Потом, усидев пол-литра, они стали вспоминать войну, и хотя об одной войне говорилось, у каждого война была своя и свои воспоминания. Фетисов вспоминал госпиталь, красавицу медсестру Аню, которая предпочла ему раненого лейтенанта без обеих ног. Эту Аню он всегда вспоминал, когда Лиры не было близко. Видно, засела она ему, вроде осколка, где-то около сердца.

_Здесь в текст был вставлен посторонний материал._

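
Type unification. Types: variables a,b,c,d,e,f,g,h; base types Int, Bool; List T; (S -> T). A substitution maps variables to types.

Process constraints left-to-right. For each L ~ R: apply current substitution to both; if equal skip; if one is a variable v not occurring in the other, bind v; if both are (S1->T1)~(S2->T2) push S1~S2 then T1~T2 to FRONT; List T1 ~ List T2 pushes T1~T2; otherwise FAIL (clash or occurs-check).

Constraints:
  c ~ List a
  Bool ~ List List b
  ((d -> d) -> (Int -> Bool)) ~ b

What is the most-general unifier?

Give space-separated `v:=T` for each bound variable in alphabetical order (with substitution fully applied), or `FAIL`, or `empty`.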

Покровский вспоминал друга Мишу, который прошел с ним всю войну и погиб уже в Польше, под Вроцлавом, по-тогдашнему Бреслау. Миша тоже любил петь, и они с ним пели на два голоса:

Не для меня придет весна…

Теперь Покровский запел один и начал плакать. Все это было уже много раз: и медсестра Аня, и друг Миша, и песня, и слезы, но ничего нового и не требовалось. Никто из них и не ждал и не хотел от другого никаких новостей. В повторении одного и того же была для них своя особая ценность.

Когда Покровский ушел от Фетисова, уже совсем стемнело и зажегся фонарь на столбе. В доме больше не пели, а может, уже все улеглись. Он потерял счет времени. Отворив свою калитку, он услышал мирный журчащий звук льющейся воды — это Серафима поливала деревья из шланга, протянутого от колодца.

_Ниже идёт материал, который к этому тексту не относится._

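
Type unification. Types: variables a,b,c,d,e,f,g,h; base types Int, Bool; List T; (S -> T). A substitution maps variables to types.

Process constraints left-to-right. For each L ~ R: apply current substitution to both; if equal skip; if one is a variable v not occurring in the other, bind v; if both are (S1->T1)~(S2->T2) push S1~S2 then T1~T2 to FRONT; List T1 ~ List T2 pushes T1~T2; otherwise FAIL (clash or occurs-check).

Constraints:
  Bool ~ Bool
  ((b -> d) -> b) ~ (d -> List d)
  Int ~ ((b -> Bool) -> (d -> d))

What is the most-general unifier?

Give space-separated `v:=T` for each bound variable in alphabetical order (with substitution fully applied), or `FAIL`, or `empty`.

Answer: FAIL

Derivation:
step 1: unify Bool ~ Bool  [subst: {-} | 2 pending]
  -> identical, skip
step 2: unify ((b -> d) -> b) ~ (d -> List d)  [subst: {-} | 1 pending]
  -> decompose arrow: push (b -> d)~d, b~List d
step 3: unify (b -> d) ~ d  [subst: {-} | 2 pending]
  occurs-check fail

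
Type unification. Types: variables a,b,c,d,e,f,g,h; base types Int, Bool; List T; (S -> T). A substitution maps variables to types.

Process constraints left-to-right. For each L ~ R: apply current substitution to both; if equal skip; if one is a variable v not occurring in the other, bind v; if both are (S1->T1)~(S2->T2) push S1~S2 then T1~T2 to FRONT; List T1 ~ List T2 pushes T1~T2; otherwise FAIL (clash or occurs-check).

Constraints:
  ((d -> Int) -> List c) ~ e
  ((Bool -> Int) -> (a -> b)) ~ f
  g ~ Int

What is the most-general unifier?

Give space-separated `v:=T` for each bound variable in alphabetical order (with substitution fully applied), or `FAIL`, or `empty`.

Answer: e:=((d -> Int) -> List c) f:=((Bool -> Int) -> (a -> b)) g:=Int

Derivation:
step 1: unify ((d -> Int) -> List c) ~ e  [subst: {-} | 2 pending]
  bind e := ((d -> Int) -> List c)
step 2: unify ((Bool -> Int) -> (a -> b)) ~ f  [subst: {e:=((d -> Int) -> List c)} | 1 pending]
  bind f := ((Bool -> Int) -> (a -> b))
step 3: unify g ~ Int  [subst: {e:=((d -> Int) -> List c), f:=((Bool -> Int) -> (a -> b))} | 0 pending]
  bind g := Int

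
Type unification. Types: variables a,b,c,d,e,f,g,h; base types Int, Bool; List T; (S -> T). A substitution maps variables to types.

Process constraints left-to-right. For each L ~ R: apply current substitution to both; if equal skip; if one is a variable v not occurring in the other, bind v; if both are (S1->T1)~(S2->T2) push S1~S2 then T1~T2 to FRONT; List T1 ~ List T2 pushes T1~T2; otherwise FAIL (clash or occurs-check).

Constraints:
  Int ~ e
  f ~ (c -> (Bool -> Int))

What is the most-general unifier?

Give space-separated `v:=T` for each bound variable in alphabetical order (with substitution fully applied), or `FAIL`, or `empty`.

step 1: unify Int ~ e  [subst: {-} | 1 pending]
  bind e := Int
step 2: unify f ~ (c -> (Bool -> Int))  [subst: {e:=Int} | 0 pending]
  bind f := (c -> (Bool -> Int))

Answer: e:=Int f:=(c -> (Bool -> Int))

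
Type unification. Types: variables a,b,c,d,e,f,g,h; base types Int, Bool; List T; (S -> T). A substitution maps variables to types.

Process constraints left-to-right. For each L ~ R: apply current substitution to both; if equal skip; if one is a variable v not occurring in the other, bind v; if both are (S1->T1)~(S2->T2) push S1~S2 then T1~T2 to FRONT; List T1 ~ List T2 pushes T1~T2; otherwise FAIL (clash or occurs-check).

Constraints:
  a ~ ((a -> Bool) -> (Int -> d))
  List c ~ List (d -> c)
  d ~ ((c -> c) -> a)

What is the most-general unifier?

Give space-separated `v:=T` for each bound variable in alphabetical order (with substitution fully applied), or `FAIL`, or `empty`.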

Молодые, а с ними сын Женька с гармошкой и дочь Любаша пошли побродить по улице. Родственницы ушли на свою половину — завтра им рано подниматься и гнать корову на дальние луга, потому что вблизи все выгорело. В доме тихим детским сном спали три Ларисины девочки — одной два, другой три с половиной, а старшей нет еще пяти. Спала и младшая дочь Покровского семиклассница Люда, сурово осуждавшая пение за столом и тем более гульбу с гармошкой по городу. Она и спала как будто чем-то недовольная. Да, если Любаша будет учительницей, то уж это не меньше как директором школы.

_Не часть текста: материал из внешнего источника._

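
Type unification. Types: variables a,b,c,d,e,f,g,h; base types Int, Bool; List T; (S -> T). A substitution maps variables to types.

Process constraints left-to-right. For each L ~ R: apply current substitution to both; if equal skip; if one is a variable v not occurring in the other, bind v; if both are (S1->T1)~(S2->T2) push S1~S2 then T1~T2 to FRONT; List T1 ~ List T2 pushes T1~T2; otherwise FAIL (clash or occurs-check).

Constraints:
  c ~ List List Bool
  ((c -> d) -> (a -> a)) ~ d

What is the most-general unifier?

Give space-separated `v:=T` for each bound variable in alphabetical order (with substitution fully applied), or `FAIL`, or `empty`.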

Покровский сел на лавочку возле двери, чувствуя некоторую вину за свой самовольный уход и молчаливый укор в звуке льющейся из шланга воды, и в том, что Серафима, зная, что он пришел, не окликает его и не зовет помогать.

В небе горели звезды, дул слабый ветерок с поля. Тяжело, бесконечно отстучал дальний товарный. Прогудел буксир на реке. Его два гудка прозвучали глуше, чем стук поезда, хотя река была ближе. Вода, лес, поле приглушают звук, а железо, рельсы далеко разносят его в воздухе.

— Потому, собственно, — думал Покровский, — бьют в рельс, когда надо собрать народ.

Одно окно у Редькиных ярко светилось светлым квадратом, ложась на траву во дворе Покровских. Жена доктора любила до позднего часа читать книжки.

Покровский подумал о том, что Серафиме про трешку, взятую у доктора, не стоит говорить, а лучше вернуть ее незаметно. Трешку эту он заработает непременно, потому что комбинатский шофер Макеев с соседней улицы хочет перестилать полы и уже звал его помогать.

В голове приятно шумело, казалось, слышно, как по жилам разливается горячая кровь, заставляет биться неутомимое сердце. Он сидел, отдыхая, не думая больше ни о чем. Ничто не беспокоило его. Он был почти счастлив.

1968

 

Ручей два древа разделяет

В усадьбе был музей, и они осмотрели его прилежно, как школьники, читая надписи на табличках, порой не вполне понятные, — «ломберный столик», например. Мозаика, полированный китайский орех и мореный дуб, мрамор и венецианское стекло — все это блестело, лучилось на солнце, лившемся в высокие окна, за которыми был парк с фонтанами и статуями. В войлочных тапочках, которые делали их похожими на полотеров, они скользили из одной залы в другую, задерживались перед зеркалами, пожелтевшими от времени, и видели в них мужчину и женщину, немолодых и усталых. И смотрели они не друг на друга, как когда-то, а каждый на себя. Любовь, которая связывала их много лет, ослабела — отпустила. Они оба чувствовали это — она острей, так как из-за него ушла от мужа и жила одна, от встречи до встречи. Он менее остро, потому что у него была семья-жена и два сына, теперь женатые. Он никогда не рассказывал ей о жене, но о внуках не говорить не мог. Да, он был уже дед!..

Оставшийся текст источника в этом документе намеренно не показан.